Four years ago, Samper's first hilarious outing in Cooking With Fernet Branca established his credentials as an urbane, erudite gastronome very much in the mould of the lethal chef of John Lanchester's splendid epicurean debut, The Debt to Pleasure. It introduced Samper's hatred of his day job as a freelance ghost writer to egotistical sporting celebrities, as well as his penchants for belting out off-key arias and for rustling up unorthodox morceaux such as Otter with Lobster Sauce. A sequel, Amazing Disgrace, made more mischief with the same ingredients: Samper's lofty disdain for vulgarity (and English popular culture in general) and the sexually ambiguous war of attrition with Marta, his scattily passionate neighbour of East European gangster stock. Both were at the anniversary feast where Samper's pièce de résistance, Badger Wellington stuffed with hallucinogens, was served shortly before the whole property slid off the hill.

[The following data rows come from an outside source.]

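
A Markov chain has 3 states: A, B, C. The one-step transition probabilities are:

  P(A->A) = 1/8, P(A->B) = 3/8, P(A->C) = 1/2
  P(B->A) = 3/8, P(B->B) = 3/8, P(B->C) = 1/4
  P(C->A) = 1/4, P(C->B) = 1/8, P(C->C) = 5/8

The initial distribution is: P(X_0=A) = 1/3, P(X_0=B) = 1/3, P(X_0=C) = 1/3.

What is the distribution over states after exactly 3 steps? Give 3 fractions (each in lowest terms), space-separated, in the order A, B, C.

Propagating the distribution step by step (d_{t+1} = d_t * P):
d_0 = (A=1/3, B=1/3, C=1/3)
  d_1[A] = 1/3*1/8 + 1/3*3/8 + 1/3*1/4 = 1/4
  d_1[B] = 1/3*3/8 + 1/3*3/8 + 1/3*1/8 = 7/24
  d_1[C] = 1/3*1/2 + 1/3*1/4 + 1/3*5/8 = 11/24
d_1 = (A=1/4, B=7/24, C=11/24)
  d_2[A] = 1/4*1/8 + 7/24*3/8 + 11/24*1/4 = 49/192
  d_2[B] = 1/4*3/8 + 7/24*3/8 + 11/24*1/8 = 25/96
  d_2[C] = 1/4*1/2 + 7/24*1/4 + 11/24*5/8 = 31/64
d_2 = (A=49/192, B=25/96, C=31/64)
  d_3[A] = 49/192*1/8 + 25/96*3/8 + 31/64*1/4 = 385/1536
  d_3[B] = 49/192*3/8 + 25/96*3/8 + 31/64*1/8 = 65/256
  d_3[C] = 49/192*1/2 + 25/96*1/4 + 31/64*5/8 = 761/1536
d_3 = (A=385/1536, B=65/256, C=761/1536)

Answer: 385/1536 65/256 761/1536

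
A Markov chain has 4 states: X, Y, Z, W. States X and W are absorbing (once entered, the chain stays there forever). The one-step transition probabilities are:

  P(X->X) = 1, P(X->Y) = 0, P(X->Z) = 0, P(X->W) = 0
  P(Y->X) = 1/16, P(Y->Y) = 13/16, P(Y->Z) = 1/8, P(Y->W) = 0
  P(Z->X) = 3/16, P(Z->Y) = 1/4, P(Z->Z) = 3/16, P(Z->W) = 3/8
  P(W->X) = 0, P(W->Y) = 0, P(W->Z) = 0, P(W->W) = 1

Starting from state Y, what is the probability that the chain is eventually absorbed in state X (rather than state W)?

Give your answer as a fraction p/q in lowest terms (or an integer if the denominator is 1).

Answer: 19/31

Derivation:
Let a_i = P(absorbed in X | start in state i).
Boundary conditions: a_X = 1, a_W = 0.
For each transient state i, a_i = sum_j P(i->j) * a_j:
  a_Y = 1/16*a_X + 13/16*a_Y + 1/8*a_Z + 0*a_W
  a_Z = 3/16*a_X + 1/4*a_Y + 3/16*a_Z + 3/8*a_W

Substituting a_X = 1 and a_W = 0, rearrange to (I - Q) a = r where r[i] = P(i -> X):
  [3/16, -1/8] . (a_Y, a_Z) = 1/16
  [-1/4, 13/16] . (a_Y, a_Z) = 3/16

Solving yields:
  a_Y = 19/31
  a_Z = 13/31

Starting state is Y, so the absorption probability is a_Y = 19/31.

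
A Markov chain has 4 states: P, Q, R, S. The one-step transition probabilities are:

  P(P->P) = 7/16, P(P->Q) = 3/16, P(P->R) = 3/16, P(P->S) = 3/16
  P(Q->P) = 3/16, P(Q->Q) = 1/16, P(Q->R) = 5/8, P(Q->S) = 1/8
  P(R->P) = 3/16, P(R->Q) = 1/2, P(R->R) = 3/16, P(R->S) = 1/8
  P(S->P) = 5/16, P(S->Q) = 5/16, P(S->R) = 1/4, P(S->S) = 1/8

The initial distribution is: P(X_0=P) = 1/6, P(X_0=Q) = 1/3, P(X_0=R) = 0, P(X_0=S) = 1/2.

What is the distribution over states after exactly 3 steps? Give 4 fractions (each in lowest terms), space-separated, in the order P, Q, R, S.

Propagating the distribution step by step (d_{t+1} = d_t * P):
d_0 = (P=1/6, Q=1/3, R=0, S=1/2)
  d_1[P] = 1/6*7/16 + 1/3*3/16 + 0*3/16 + 1/2*5/16 = 7/24
  d_1[Q] = 1/6*3/16 + 1/3*1/16 + 0*1/2 + 1/2*5/16 = 5/24
  d_1[R] = 1/6*3/16 + 1/3*5/8 + 0*3/16 + 1/2*1/4 = 35/96
  d_1[S] = 1/6*3/16 + 1/3*1/8 + 0*1/8 + 1/2*1/8 = 13/96
d_1 = (P=7/24, Q=5/24, R=35/96, S=13/96)
  d_2[P] = 7/24*7/16 + 5/24*3/16 + 35/96*3/16 + 13/96*5/16 = 71/256
  d_2[Q] = 7/24*3/16 + 5/24*1/16 + 35/96*1/2 + 13/96*5/16 = 449/1536
  d_2[R] = 7/24*3/16 + 5/24*5/8 + 35/96*3/16 + 13/96*1/4 = 147/512
  d_2[S] = 7/24*3/16 + 5/24*1/8 + 35/96*1/8 + 13/96*1/8 = 55/384
d_2 = (P=71/256, Q=449/1536, R=147/512, S=55/384)
  d_3[P] = 71/256*7/16 + 449/1536*3/16 + 147/512*3/16 + 55/384*5/16 = 211/768
  d_3[Q] = 71/256*3/16 + 449/1536*1/16 + 147/512*1/2 + 55/384*5/16 = 6355/24576
  d_3[R] = 71/256*3/16 + 449/1536*5/8 + 147/512*3/16 + 55/384*1/4 = 2657/8192
  d_3[S] = 71/256*3/16 + 449/1536*1/8 + 147/512*1/8 + 55/384*1/8 = 583/4096
d_3 = (P=211/768, Q=6355/24576, R=2657/8192, S=583/4096)

Answer: 211/768 6355/24576 2657/8192 583/4096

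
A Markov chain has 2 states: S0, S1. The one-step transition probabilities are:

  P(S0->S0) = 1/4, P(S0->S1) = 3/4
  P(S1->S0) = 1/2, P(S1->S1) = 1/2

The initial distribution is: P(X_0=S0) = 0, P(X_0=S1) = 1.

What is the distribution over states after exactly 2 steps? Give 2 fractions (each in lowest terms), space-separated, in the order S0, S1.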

Rumours that a vision of Princess Diana had caused Samper's guests to escape from his suddenly mobile home gives Rancid Pansies its arch plot. Samper returns from Suffolk to find a Diana cult burgeoning on his former doorstep. The local mayor, anticipating a Tuscan Lourdes, and the bewigged, weaselly estate agent with whom Samper exchanges lavishly barbed gallantries, court Samper's collusion in encouraging the credulous pilgrims. Samper, meanwhile, finds a vehicle for his own aesthetic ambition, teaming up with Marta to write a comic opera about the princess. "The very essence of opera (not to mention musicals) is cod philosophy and stock human emotion," he quickly pleads, against the inevitable assumption that "Rancid Pansies" (his irreverently anagrammatic working title) will be a confection of kitsch banalities.

Despite its triumphant libretto, this perky plot remains entirely subservient to the brilliant, self-confident voice of its vainglorious hero. Witty, defiant and blind to his own vulnerabilities, Samper engages in close combat with verbal stilettos and a killing turn of phrase, such as his description of the obese local mayor as "mortally portly". He is a hugely joyous creation who – given his craving for limelight – might, I hope, return again to share more Prosecco, guerrilla cuisine and venomous prejudices.